The study demonstrates that biochar can lift the SOC saturation ceiling in a subtropical Ferralsol by promoting the retention of new biogenic carbon (rhizodeposits and microbial necromass) and by reducing native SOC mineralization (negative priming). Mechanistically, biochar surfaces accumulate organo-mineral and organo-organic coatings over time, mediated by interactions with variable-charge Fe/Al oxides and cation-bridged sorption of low-molecular-weight organic compounds. These coatings embed rhizodeposits and microbial residues, protecting them from microbial access and enzymatic attack at nano- to micro-scales. Multi-modal spectromicroscopy (3D FIB-SEM-EDS, HAADF-STEM/EELS/EDS, SXR, IRM) provides direct spatial and chemical evidence for these interfaces both on biochar and within aggregates. Increased microbial C-use efficiency and lowered specific enzyme activity further reduce turnover of bulk SOC, aiding negative priming without suppressing total respiration or root respiration fractions. The temporal progression observed—initial retention in O-POM and M-SOM of larger aggregates followed by transfer into mineral-associated SOM—aligns with established pathways of SOM stabilization. The second biochar application created new sorptive surfaces and pores, enhancing these processes and delivering an additional 2.3 Mg new C ha−1, indicating that strategic reapplications can continue to raise SOC ceilings. At scale, such mechanisms could substantially augment CDR potential in (sub)tropical grasslands, particularly on Ferralsols, while also improving soil health through aggregation and nutrient interactions.

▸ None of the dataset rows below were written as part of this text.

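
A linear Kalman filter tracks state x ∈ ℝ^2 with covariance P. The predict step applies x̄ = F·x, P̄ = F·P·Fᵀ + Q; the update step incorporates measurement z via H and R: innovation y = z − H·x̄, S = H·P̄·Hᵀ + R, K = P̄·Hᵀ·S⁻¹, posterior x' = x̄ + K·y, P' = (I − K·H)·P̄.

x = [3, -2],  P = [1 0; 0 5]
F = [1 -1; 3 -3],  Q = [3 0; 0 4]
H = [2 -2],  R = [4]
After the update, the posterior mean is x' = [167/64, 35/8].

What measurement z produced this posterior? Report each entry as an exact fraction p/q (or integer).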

This work provides decadal-scale, micro- to nanoscale evidence that biochar raises the SOC storage ceiling by stabilizing rhizodeposits and microbial necromass via organo-mineral and organo-organic interfaces within microaggregates and mineral fractions. A single biochar application yielded 9.3 Mg new C ha−1 and a second application added a further 2.3 Mg new C ha−1, with total SOC gains of 23 Mg C ha−1 over 9.5 years in the top 0–75 mm. Negative priming, increased microbial C-use efficiency, and enhanced mineral association underpin these gains. If replicated across suitable Ferralsols in (sub)tropical grasslands with sufficient woody feedstock for biochar, global CDR of 0.23–0.45 Pg C y−1 is plausible. Future research should assess generalizability across soil types, climates, biochar feedstocks and pyrolysis conditions, optimize reapplication schedules, quantify deeper soil profiles and whole-soil carbon balances, and evaluate long-term ecosystem and agronomic outcomes, including nutrient cycling and biodiversity impacts.

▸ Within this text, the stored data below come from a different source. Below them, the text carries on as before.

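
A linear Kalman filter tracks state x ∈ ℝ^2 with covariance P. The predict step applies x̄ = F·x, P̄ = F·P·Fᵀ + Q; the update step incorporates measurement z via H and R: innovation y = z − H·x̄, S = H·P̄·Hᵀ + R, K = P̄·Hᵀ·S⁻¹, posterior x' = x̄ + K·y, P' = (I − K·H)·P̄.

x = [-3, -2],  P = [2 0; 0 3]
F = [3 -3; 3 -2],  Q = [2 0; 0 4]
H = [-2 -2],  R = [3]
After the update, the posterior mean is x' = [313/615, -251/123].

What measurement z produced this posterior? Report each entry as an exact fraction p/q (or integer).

z = [3]

x̄ = F·x = [-3, -5]
P̄ = F·P·Fᵀ + Q = [47 36; 36 34]
S = H·P̄·Hᵀ + R = [615]
K = P̄·Hᵀ·S⁻¹ = [-166/615; -28/123]
x' − x̄ = [2158/615, 364/123] = K·y
y = (KᵀK)⁻¹·Kᵀ·(x' − x̄) = [-13]
z = y + H·x̄ = [-13] + [16] = [3]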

- Site and soil specificity: Findings are from a single Ferralsol under subtropical pasture; responses may differ in other soils, climates, vegetation, and management systems. - Biochar type and rate: One biochar feedstock (Eucalyptus saligna) and production condition (550 °C) at a single rate (10 Mg ha−1) were tested; other biochars and rates may alter mechanisms and magnitudes. - Sampling depth: SOC stocks were quantified to 0–75 mm while biochar was incorporated to 0–100 mm, potentially underestimating new SOC accumulation and biochar-C distribution in the full incorporation depth. - Temporal scope of reapplication: Post-second application observations span 1.3 years; longer-term trajectories after reapplication remain to be characterized. - Replication and variance: Field replication was limited (n=3); some inferences rely on spectroscopic proxies and image-based correlations requiring cautious interpretation. - Enzyme assay artifacts: Although matrix-matched standards were used, potential sorption or quenching effects of fluorophores/enzymes on biochar surfaces could bias enzyme activity estimates. - Isotopic partitioning assumptions: Sensitivity analyses addressed endmember uncertainty (C3 vs C4), but partitioning models still carry assumptions that influence priming estimates. - Global extrapolation: Scaling assumes similar responses on Ferralsols globally and sufficient sustainable feedstock; real-world variability and sustainability constraints may limit achievable CDR.